The vintners of Valle de Guadalupe face more obstacles than most appellations in getting recognition for their wines. The region is remote and ragged. It's in Mexico, broadly seen as too hot and arid to grow wine grapes. It's in a culture where all sorts of other beverages, from margaritas to fruit smoothies, get first call at fiesta and dinner. While Valle de Guadalupe and a few smaller nearby appellations yield around 200 wines each harvest, most of them are made in small lots, too tiny to draw the interest of distributors. And lately wine tourism in the area has virtually dried up as wine enthusiasts from southern California postpone treks in the wake of brutal drug-related violence about border cities.
With more confidence and patience than frustration and anger, however, Antonio Luis Escalante Dominguez, shown here signing bottles of his wines during a tasting at the southern reaches of Baja the other day, talked of these barriers he and his fellow Valle de Guadalupe vintners are up against as they try to establish eminence on the world wine stage. He and his pal Rogelio Sanchez del Palacio started to make home wine in 1987, went commercial in 2001, and established their winery Roganto at Ensenada in 2006.
Today, their wines speak of the Valle de Guadalupe and other valleys about Ensenada with lush textures, mouth-filling fruit, and the sweet, smoky and spicy overlay of new toasted oak, most of it French and American, some of it Hungarian and Russian. Among their current releases, the aromatic and off-dry Roganto 2008 San Vicente Sauvignon Blanc is the zestiest and cleanest interpretation of the varietal I've found from Baja California; the Roganto 2007 Tramonte, a 50/50 blend of cabernet sauvignon and tempranillo from three valleys near Ensenada, is a fresh, forward, spicy and sharp multi-dimensional delight; and the Roganto Cosecha Tardia 33, a rare late-harvest cabernet sauvignon, is inky in color, a veritable furniture showroom in smell (wicker, leather, mahogany) and so sweet I began to look around for the chocolate flan.
Antonio Luis Escalante Dominguez has just one request of anyone curious about Mexican wine: Roll one into a blind tasting and see what happens. He likes to tell of an aspiring wine steward who while attending sommelier classes in Vancouver took along a bottle of Roganto's 2003 cabernet sauvignon. Not without hesitation, he added it to the lineup for a blind tasting that also included cabernet sauvignons from such Napa Valley heavyweights as Far Niente and Duckhorn. Of the five wines in the tasting, the Roganto was voted the best by 11 of the 15 students, says Dominguez.

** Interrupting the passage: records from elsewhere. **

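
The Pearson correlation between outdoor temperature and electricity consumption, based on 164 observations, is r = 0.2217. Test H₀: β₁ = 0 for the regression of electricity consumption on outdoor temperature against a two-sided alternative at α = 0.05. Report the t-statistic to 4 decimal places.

t = 2.8938

t = r·√(n − 2)/√(1 − r²) = 0.2217·√162/√0.950849 = 2.8938.
df = n − 2 = 162.
Two-sided p ≈ 0.0043, which is < 0.05, so reject H₀.
There is evidence of a linear association between outdoor temperature and electricity consumption.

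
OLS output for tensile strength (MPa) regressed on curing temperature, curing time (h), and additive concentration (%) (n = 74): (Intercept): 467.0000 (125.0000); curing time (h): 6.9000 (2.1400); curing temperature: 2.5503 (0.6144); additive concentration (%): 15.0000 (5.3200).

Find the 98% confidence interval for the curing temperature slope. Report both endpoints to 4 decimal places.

Read off: b = 2.5503, SE = 0.6144 for curing temperature.
df = n − k − 1 = 74 − 3 − 1 = 70.
t* = t_{0.01, 70} = 2.380807.
Margin = t* × SE = 2.380807 × 0.6144 = 1.462768.
CI: 2.5503 ± 1.462768 → (1.0875, 4.0131).

(1.0875, 4.0131)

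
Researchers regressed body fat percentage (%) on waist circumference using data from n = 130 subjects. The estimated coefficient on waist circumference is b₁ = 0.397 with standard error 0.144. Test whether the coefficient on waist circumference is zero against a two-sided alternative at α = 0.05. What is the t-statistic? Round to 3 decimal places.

t = 2.757

H₀: β₁ = 0 vs H₁: β₁ ≠ 0.
t = (b₁ − β₁⁰)/SE = 0.397 / 0.144 = 2.757.
df = n − 2 = 130 − 2 = 128.
Two-sided p ≈ 0.0067, which is < 0.05, so reject H₀.
There is evidence that waist circumference is associated with body fat percentage.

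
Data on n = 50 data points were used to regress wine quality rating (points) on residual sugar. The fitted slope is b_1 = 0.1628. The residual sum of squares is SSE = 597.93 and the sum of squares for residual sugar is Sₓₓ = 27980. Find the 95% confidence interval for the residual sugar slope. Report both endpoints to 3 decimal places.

MSE = SSE/(n − 2) = 597.93/48 = 12.4569.
SE(b_1) = √(MSE/Sₓₓ) = √(12.4569/27980) = 0.0210999.
df = n − 2 = 48.
t* = t_{0.025, 48} = 2.010635.
Margin = t* × SE = 2.010635 × 0.0210999 = 0.04242.
CI: 0.1628 ± 0.04242 → (0.120, 0.205).
With 95% confidence, each one-unit increase in residual sugar is associated with a change of between 0.120 and 0.205 points in wine quality rating.

(0.120, 0.205)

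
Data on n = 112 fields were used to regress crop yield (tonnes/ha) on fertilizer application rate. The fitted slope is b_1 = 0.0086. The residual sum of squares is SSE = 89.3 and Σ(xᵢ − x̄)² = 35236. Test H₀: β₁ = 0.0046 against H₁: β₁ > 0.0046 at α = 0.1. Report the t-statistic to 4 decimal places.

MSE = SSE/(n − 2) = 89.3/110 = 0.811818.
SE(b_1) = √(MSE/Sₓₓ) = √(0.811818/35236) = 0.00479994.
t = (0.0086 − 0.0046) / 0.00479994 = 0.8333.
df = n − 2 = 110.
One-sided p ≈ 0.2032, which is ≥ 0.1, so fail to reject H₀.
The data do not give significant evidence that the true slope on fertilizer application rate exceeds 0.0046 tonnes/ha per unit.

t = 0.8333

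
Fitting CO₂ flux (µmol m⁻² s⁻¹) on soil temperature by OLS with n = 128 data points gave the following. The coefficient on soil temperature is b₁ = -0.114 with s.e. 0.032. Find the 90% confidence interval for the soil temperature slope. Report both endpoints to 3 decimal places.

df = n − 2 = 128 − 2 = 126.
t* = t_{0.05, 126} = 1.657037.
Margin = t* × SE = 1.657037 × 0.032 = 0.05303.
CI: -0.114 ± 0.05303 → (-0.167, -0.061).
With 90% confidence, each one-unit increase in soil temperature is associated with a change of between -0.167 and -0.061 µmol m⁻² s⁻¹ in CO₂ flux.

(-0.167, -0.061)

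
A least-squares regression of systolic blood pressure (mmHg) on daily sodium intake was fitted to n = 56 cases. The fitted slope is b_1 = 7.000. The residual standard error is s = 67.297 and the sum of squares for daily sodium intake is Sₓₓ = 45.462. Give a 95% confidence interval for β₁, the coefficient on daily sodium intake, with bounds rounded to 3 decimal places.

(-13.011, 27.011)

SE(b_1) = s/√Sₓₓ = 67.297/√45.462 = 9.98094.
df = n − 2 = 54.
t* = t_{0.025, 54} = 2.004879.
Margin = t* × SE = 2.004879 × 9.98094 = 20.01058.
CI: 7.000 ± 20.01058 → (-13.011, 27.011).
With 95% confidence, each one-unit increase in daily sodium intake is associated with a change of between -13.011 and 27.011 mmHg in systolic blood pressure.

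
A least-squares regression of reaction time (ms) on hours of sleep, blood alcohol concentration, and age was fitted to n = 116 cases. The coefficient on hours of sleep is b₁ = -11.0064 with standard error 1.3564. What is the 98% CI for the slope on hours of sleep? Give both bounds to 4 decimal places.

df = n − k − 1 = 116 − 3 − 1 = 112.
t* = t_{0.01, 112} = 2.360104.
Margin = t* × SE = 2.360104 × 1.3564 = 3.201245.
CI: -11.0064 ± 3.201245 → (-14.2076, -7.8052).
With 98% confidence, each one-unit increase in hours of sleep is associated with a change of between -14.2076 and -7.8052 ms in reaction time, holding the other predictors fixed.

(-14.2076, -7.8052)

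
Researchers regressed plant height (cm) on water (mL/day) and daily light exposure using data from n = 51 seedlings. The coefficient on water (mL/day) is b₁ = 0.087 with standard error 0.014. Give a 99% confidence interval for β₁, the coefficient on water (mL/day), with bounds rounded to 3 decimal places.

df = n − k − 1 = 51 − 2 − 1 = 48.
t* = t_{0.005, 48} = 2.682204.
Margin = t* × SE = 2.682204 × 0.014 = 0.03755.
CI: 0.087 ± 0.03755 → (0.049, 0.125).
With 99% confidence, each one-unit increase in water (mL/day) is associated with a change of between 0.049 and 0.125 cm in plant height, holding the other predictors fixed.

(0.049, 0.125)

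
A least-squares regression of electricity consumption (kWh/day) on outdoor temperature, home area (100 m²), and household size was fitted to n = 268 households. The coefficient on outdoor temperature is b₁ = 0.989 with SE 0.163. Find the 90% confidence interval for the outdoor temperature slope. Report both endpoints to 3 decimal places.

(0.720, 1.258)

df = n − k − 1 = 268 − 3 − 1 = 264.
t* = t_{0.05, 264} = 1.650646.
Margin = t* × SE = 1.650646 × 0.163 = 0.26906.
CI: 0.989 ± 0.26906 → (0.720, 1.258).
With 90% confidence, each one-unit increase in outdoor temperature is associated with a change of between 0.720 and 1.258 kWh/day in electricity consumption, holding the other predictors fixed.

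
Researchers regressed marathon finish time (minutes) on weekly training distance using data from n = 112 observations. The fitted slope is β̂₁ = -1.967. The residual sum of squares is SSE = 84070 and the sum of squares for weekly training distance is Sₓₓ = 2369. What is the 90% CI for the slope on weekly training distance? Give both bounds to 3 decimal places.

MSE = SSE/(n − 2) = 84070/110 = 764.273.
SE(β̂₁) = √(MSE/Sₓₓ) = √(764.273/2369) = 0.567991.
df = n − 2 = 110.
t* = t_{0.05, 110} = 1.658824.
Margin = t* × SE = 1.658824 × 0.567991 = 0.94220.
CI: -1.967 ± 0.94220 → (-2.909, -1.025).
With 90% confidence, each one-unit increase in weekly training distance is associated with a change of between -2.909 and -1.025 minutes in marathon finish time.

(-2.909, -1.025)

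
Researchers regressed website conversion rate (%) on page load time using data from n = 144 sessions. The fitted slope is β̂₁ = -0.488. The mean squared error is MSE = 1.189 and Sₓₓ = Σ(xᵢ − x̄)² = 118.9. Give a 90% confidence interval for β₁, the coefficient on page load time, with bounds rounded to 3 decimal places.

SE(β̂₁) = √(MSE/Sₓₓ) = √(1.189/118.9) = 0.1.
df = n − 2 = 142.
t* = t_{0.05, 142} = 1.655655.
Margin = t* × SE = 1.655655 × 0.1 = 0.16557.
CI: -0.488 ± 0.16557 → (-0.654, -0.322).
With 90% confidence, each one-unit increase in page load time is associated with a change of between -0.654 and -0.322 % in website conversion rate.

(-0.654, -0.322)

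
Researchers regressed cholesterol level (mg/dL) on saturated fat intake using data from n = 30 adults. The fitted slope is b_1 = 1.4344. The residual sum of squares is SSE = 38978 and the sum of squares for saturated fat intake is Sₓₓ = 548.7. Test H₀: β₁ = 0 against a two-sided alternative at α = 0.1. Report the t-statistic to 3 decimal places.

MSE = SSE/(n − 2) = 38978/28 = 1392.07.
SE(b_1) = √(MSE/Sₓₓ) = √(1392.07/548.7) = 1.59281.
t = 1.4344 / 1.59281 = 0.901.
df = n − 2 = 28.
Two-sided p ≈ 0.3755, which is ≥ 0.1, so fail to reject H₀.
The data do not give significant evidence of an association between saturated fat intake and cholesterol level.

t = 0.901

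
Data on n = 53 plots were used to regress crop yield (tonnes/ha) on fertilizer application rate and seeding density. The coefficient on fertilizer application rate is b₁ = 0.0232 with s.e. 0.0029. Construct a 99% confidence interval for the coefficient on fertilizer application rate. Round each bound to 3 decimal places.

df = n − k − 1 = 53 − 2 − 1 = 50.
t* = t_{0.005, 50} = 2.677793.
Margin = t* × SE = 2.677793 × 0.0029 = 0.00777.
CI: 0.0232 ± 0.00777 → (0.015, 0.031).
With 99% confidence, each one-unit increase in fertilizer application rate is associated with a change of between 0.015 and 0.031 tonnes/ha in crop yield, holding the other predictors fixed.

(0.015, 0.031)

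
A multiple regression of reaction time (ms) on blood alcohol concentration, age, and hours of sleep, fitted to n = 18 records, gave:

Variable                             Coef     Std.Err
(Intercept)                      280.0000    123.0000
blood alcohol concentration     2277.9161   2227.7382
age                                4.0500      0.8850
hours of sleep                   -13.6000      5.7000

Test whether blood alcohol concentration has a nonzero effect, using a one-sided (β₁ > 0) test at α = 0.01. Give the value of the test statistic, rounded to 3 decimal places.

t = 1.023

Read off: b = 2277.9161, SE = 2227.7382 for blood alcohol concentration.
H₀: β₁ = 0 vs H₁: β₁ > 0.
t = 2277.9161 / 2227.7382 = 1.023.
df = n − k − 1 = 18 − 3 − 1 = 14.
One-sided p ≈ 0.1619, which is ≥ 0.01, so fail to reject H₀.
The data do not give significant evidence that the true slope on blood alcohol concentration is positive, holding the other predictors fixed.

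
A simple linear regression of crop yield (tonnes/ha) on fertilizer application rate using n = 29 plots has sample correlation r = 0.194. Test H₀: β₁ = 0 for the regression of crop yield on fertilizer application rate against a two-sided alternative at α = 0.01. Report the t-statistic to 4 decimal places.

t = r·√(n − 2)/√(1 − r²) = 0.194·√27/√0.962364 = 1.0276.
df = n − 2 = 27.
Two-sided p ≈ 0.3133, which is ≥ 0.01, so fail to reject H₀.
The data do not give significant evidence of a linear association between fertilizer application rate and crop yield.

t = 1.0276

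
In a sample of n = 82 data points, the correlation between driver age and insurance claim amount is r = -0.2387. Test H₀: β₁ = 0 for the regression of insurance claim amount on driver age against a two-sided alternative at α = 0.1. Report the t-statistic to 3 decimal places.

t = r·√(n − 2)/√(1 − r²) = -0.2387·√80/√0.943022 = -2.199.
df = n − 2 = 80.
Two-sided p ≈ 0.0308, which is < 0.1, so reject H₀.
There is evidence of a linear association between driver age and insurance claim amount.

t = -2.199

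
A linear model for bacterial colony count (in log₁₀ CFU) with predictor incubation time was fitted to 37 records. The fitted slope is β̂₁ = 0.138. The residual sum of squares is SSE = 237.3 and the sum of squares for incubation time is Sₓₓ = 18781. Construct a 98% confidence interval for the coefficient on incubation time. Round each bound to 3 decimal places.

(0.092, 0.184)

MSE = SSE/(n − 2) = 237.3/35 = 6.78.
SE(β̂₁) = √(MSE/Sₓₓ) = √(6.78/18781) = 0.0190001.
df = n − 2 = 35.
t* = t_{0.01, 35} = 2.437723.
Margin = t* × SE = 2.437723 × 0.0190001 = 0.04632.
CI: 0.138 ± 0.04632 → (0.092, 0.184).
With 98% confidence, each one-unit increase in incubation time is associated with a change of between 0.092 and 0.184 log₁₀ CFU in bacterial colony count.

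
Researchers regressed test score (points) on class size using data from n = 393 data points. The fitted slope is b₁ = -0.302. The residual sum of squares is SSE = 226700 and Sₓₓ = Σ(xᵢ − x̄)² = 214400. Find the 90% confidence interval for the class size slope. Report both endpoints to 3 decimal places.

(-0.388, -0.216)

MSE = SSE/(n − 2) = 226700/391 = 579.795.
SE(b₁) = √(MSE/Sₓₓ) = √(579.795/214400) = 0.0520026.
df = n − 2 = 391.
t* = t_{0.05, 391} = 1.64876.
Margin = t* × SE = 1.64876 × 0.0520026 = 0.08574.
CI: -0.302 ± 0.08574 → (-0.388, -0.216).
With 90% confidence, each one-unit increase in class size is associated with a change of between -0.388 and -0.216 points in test score.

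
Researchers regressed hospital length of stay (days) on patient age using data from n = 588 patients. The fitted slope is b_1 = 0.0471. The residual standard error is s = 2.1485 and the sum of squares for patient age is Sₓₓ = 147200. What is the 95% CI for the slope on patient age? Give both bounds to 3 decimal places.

SE(b_1) = s/√Sₓₓ = 2.1485/√147200 = 0.00559992.
df = n − 2 = 586.
t* = t_{0.025, 586} = 1.96402.
Margin = t* × SE = 1.96402 × 0.00559992 = 0.01100.
CI: 0.0471 ± 0.01100 → (0.036, 0.058).
With 95% confidence, each one-unit increase in patient age is associated with a change of between 0.036 and 0.058 days in hospital length of stay.

(0.036, 0.058)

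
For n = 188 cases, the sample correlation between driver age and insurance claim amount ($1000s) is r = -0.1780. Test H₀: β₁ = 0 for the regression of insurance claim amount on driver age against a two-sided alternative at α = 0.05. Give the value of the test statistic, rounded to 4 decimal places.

t = -2.4670

t = r·√(n − 2)/√(1 − r²) = -0.1780·√186/√0.968316 = -2.4670.
df = n − 2 = 186.
Two-sided p ≈ 0.0145, which is < 0.05, so reject H₀.
There is evidence of a linear association between driver age and insurance claim amount.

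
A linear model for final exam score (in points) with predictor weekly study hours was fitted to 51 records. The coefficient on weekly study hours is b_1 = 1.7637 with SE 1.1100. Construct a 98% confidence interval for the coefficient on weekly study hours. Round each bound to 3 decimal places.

(-0.906, 4.433)

df = n − 2 = 51 − 2 = 49.
t* = t_{0.01, 49} = 2.404892.
Margin = t* × SE = 2.404892 × 1.1100 = 2.66943.
CI: 1.7637 ± 2.66943 → (-0.906, 4.433).
With 98% confidence, each one-unit increase in weekly study hours is associated with a change of between -0.906 and 4.433 points in final exam score.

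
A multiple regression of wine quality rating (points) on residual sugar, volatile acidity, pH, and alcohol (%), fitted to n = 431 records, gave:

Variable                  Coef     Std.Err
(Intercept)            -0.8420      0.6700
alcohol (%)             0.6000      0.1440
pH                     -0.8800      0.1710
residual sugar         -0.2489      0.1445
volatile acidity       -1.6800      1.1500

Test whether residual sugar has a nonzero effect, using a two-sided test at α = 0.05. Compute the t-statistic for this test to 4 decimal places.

t = -1.7225

Read off: b = -0.2489, SE = 0.1445 for residual sugar.
H₀: β₁ = 0 vs H₁: β₁ ≠ 0.
t = -0.2489 / 0.1445 = -1.7225.
df = n − k − 1 = 431 − 4 − 1 = 426.
Two-sided p ≈ 0.0857, which is ≥ 0.05, so fail to reject H₀.
The data do not give significant evidence of an association between residual sugar and wine quality rating, after adjusting for the other predictors.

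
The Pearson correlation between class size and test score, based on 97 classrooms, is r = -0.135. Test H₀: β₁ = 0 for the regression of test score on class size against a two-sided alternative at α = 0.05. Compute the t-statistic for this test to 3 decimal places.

t = -1.328

t = r·√(n − 2)/√(1 − r²) = -0.135·√95/√0.981775 = -1.328.
df = n − 2 = 95.
Two-sided p ≈ 0.1874, which is ≥ 0.05, so fail to reject H₀.
The data do not give significant evidence of a linear association between class size and test score.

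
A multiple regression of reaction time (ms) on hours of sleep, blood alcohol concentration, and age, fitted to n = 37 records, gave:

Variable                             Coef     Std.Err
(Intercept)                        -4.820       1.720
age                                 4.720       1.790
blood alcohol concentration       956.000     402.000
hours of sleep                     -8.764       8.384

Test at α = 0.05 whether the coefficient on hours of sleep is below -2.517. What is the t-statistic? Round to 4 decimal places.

t = -0.7451

Read off: b = -8.764, SE = 8.384 for hours of sleep.
H₀: β₁ = -2.517 vs H₁: β₁ < -2.517.
t = (-8.764 − (-2.517)) / 8.384 = -0.7451.
df = n − k − 1 = 37 − 3 − 1 = 33.
One-sided p ≈ 0.2307, which is ≥ 0.05, so fail to reject H₀.
The data do not give significant evidence that the true slope on hours of sleep is below -2.517 ms per unit, holding the other predictors fixed.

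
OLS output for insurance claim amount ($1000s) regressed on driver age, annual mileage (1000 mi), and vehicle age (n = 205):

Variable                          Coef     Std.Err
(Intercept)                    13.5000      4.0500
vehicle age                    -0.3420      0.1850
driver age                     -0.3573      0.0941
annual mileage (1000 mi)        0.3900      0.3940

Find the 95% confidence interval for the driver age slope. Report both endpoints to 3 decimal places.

(-0.543, -0.172)

Read off: b = -0.3573, SE = 0.0941 for driver age.
df = n − k − 1 = 205 − 3 − 1 = 201.
t* = t_{0.025, 201} = 1.971837.
Margin = t* × SE = 1.971837 × 0.0941 = 0.18555.
CI: -0.3573 ± 0.18555 → (-0.543, -0.172).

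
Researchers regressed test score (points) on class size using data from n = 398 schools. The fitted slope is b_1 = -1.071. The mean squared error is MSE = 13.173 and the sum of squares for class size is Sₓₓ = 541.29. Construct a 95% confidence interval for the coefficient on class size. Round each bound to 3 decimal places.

SE(b_1) = √(MSE/Sₓₓ) = √(13.173/541.29) = 0.156001.
df = n − 2 = 396.
t* = t_{0.025, 396} = 1.965973.
Margin = t* × SE = 1.965973 × 0.156001 = 0.30669.
CI: -1.071 ± 0.30669 → (-1.378, -0.764).
With 95% confidence, each one-unit increase in class size is associated with a change of between -1.378 and -0.764 points in test score.

(-1.378, -0.764)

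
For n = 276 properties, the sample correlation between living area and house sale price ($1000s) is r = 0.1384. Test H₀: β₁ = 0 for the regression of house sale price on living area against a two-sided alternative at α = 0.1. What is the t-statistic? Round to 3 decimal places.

t = 2.313

t = r·√(n − 2)/√(1 − r²) = 0.1384·√274/√0.980845 = 2.313.
df = n − 2 = 274.
Two-sided p ≈ 0.0215, which is < 0.1, so reject H₀.
There is evidence of a linear association between living area and house sale price.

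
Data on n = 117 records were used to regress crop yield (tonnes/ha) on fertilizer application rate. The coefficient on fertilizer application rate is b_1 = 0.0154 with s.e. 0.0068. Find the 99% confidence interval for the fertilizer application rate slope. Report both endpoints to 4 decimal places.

df = n − 2 = 117 − 2 = 115.
t* = t_{0.005, 115} = 2.619258.
Margin = t* × SE = 2.619258 × 0.0068 = 0.017811.
CI: 0.0154 ± 0.017811 → (-0.0024, 0.0332).
With 99% confidence, each one-unit increase in fertilizer application rate is associated with a change of between -0.0024 and 0.0332 tonnes/ha in crop yield.

(-0.0024, 0.0332)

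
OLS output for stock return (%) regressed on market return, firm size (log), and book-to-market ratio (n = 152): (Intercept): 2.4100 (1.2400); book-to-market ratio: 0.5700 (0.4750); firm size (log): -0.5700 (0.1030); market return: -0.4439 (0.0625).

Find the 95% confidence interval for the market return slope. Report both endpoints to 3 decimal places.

(-0.567, -0.320)

Read off: b = -0.4439, SE = 0.0625 for market return.
df = n − k − 1 = 152 − 3 − 1 = 148.
t* = t_{0.025, 148} = 1.976122.
Margin = t* × SE = 1.976122 × 0.0625 = 0.12351.
CI: -0.4439 ± 0.12351 → (-0.567, -0.320).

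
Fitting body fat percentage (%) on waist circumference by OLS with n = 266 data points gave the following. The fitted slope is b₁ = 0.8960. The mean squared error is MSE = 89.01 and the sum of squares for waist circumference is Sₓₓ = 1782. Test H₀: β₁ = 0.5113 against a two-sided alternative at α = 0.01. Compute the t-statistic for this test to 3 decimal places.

t = 1.721

SE(b₁) = √(MSE/Sₓₓ) = √(89.01/1782) = 0.223494.
t = (0.8960 − 0.5113) / 0.223494 = 1.721.
df = n − 2 = 264.
Two-sided p ≈ 0.0864, which is ≥ 0.01, so fail to reject H₀.
The data are consistent with a true slope of 0.5113 % per unit of waist circumference.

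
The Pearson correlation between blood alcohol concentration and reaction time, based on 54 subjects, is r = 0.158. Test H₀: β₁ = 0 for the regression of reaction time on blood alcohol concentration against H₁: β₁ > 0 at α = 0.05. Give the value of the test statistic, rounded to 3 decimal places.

t = 1.154

t = r·√(n − 2)/√(1 − r²) = 0.158·√52/√0.975036 = 1.154.
df = n − 2 = 52.
One-sided p ≈ 0.1269, which is ≥ 0.05, so fail to reject H₀.
The data do not give significant evidence of a linear association between blood alcohol concentration and reaction time.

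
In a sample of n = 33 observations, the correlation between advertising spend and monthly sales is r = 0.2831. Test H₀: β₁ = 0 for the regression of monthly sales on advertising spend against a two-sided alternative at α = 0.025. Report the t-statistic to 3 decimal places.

t = r·√(n − 2)/√(1 − r²) = 0.2831·√31/√0.919854 = 1.643.
df = n − 2 = 31.
Two-sided p ≈ 0.1104, which is ≥ 0.025, so fail to reject H₀.
The data do not give significant evidence of a linear association between advertising spend and monthly sales.

t = 1.643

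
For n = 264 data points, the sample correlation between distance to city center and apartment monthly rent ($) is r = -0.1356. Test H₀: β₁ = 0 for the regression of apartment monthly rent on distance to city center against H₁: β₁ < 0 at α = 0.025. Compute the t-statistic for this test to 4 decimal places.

t = r·√(n − 2)/√(1 − r²) = -0.1356·√262/√0.981613 = -2.2153.
df = n − 2 = 262.
One-sided p ≈ 0.0138, which is < 0.025, so reject H₀.
There is evidence of a linear association between distance to city center and apartment monthly rent.

t = -2.2153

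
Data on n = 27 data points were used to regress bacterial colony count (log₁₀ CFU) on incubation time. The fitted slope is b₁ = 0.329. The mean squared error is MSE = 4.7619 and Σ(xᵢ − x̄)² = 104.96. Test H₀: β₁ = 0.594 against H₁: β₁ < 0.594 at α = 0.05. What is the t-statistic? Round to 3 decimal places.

SE(b₁) = √(MSE/Sₓₓ) = √(4.7619/104.96) = 0.212999.
t = (0.329 − 0.594) / 0.212999 = -1.244.
df = n − 2 = 25.
One-sided p ≈ 0.1125, which is ≥ 0.05, so fail to reject H₀.
The data do not give significant evidence that the true slope on incubation time is below 0.594 log₁₀ CFU per unit.

t = -1.244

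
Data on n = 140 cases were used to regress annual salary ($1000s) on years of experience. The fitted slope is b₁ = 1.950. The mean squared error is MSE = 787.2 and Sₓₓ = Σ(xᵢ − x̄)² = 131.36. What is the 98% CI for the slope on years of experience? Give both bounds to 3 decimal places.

SE(b₁) = √(MSE/Sₓₓ) = √(787.2/131.36) = 2.448.
df = n − 2 = 138.
t* = t_{0.01, 138} = 2.353673.
Margin = t* × SE = 2.353673 × 2.448 = 5.76179.
CI: 1.950 ± 5.76179 → (-3.812, 7.712).
With 98% confidence, each one-unit increase in years of experience is associated with a change of between -3.812 and 7.712 $1000s in annual salary.

(-3.812, 7.712)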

"Most people are surprised by our wines. They don't believe they are made in Mexico," Dominguez says. "We are a very small region in terms of quantity, but we do have quality." All he's asking is that Mexican wines get a fair shake. But to find them for blind tasting is likely going to require a trip to Ensenada and Valle de Guadalupe; few make it north of the border.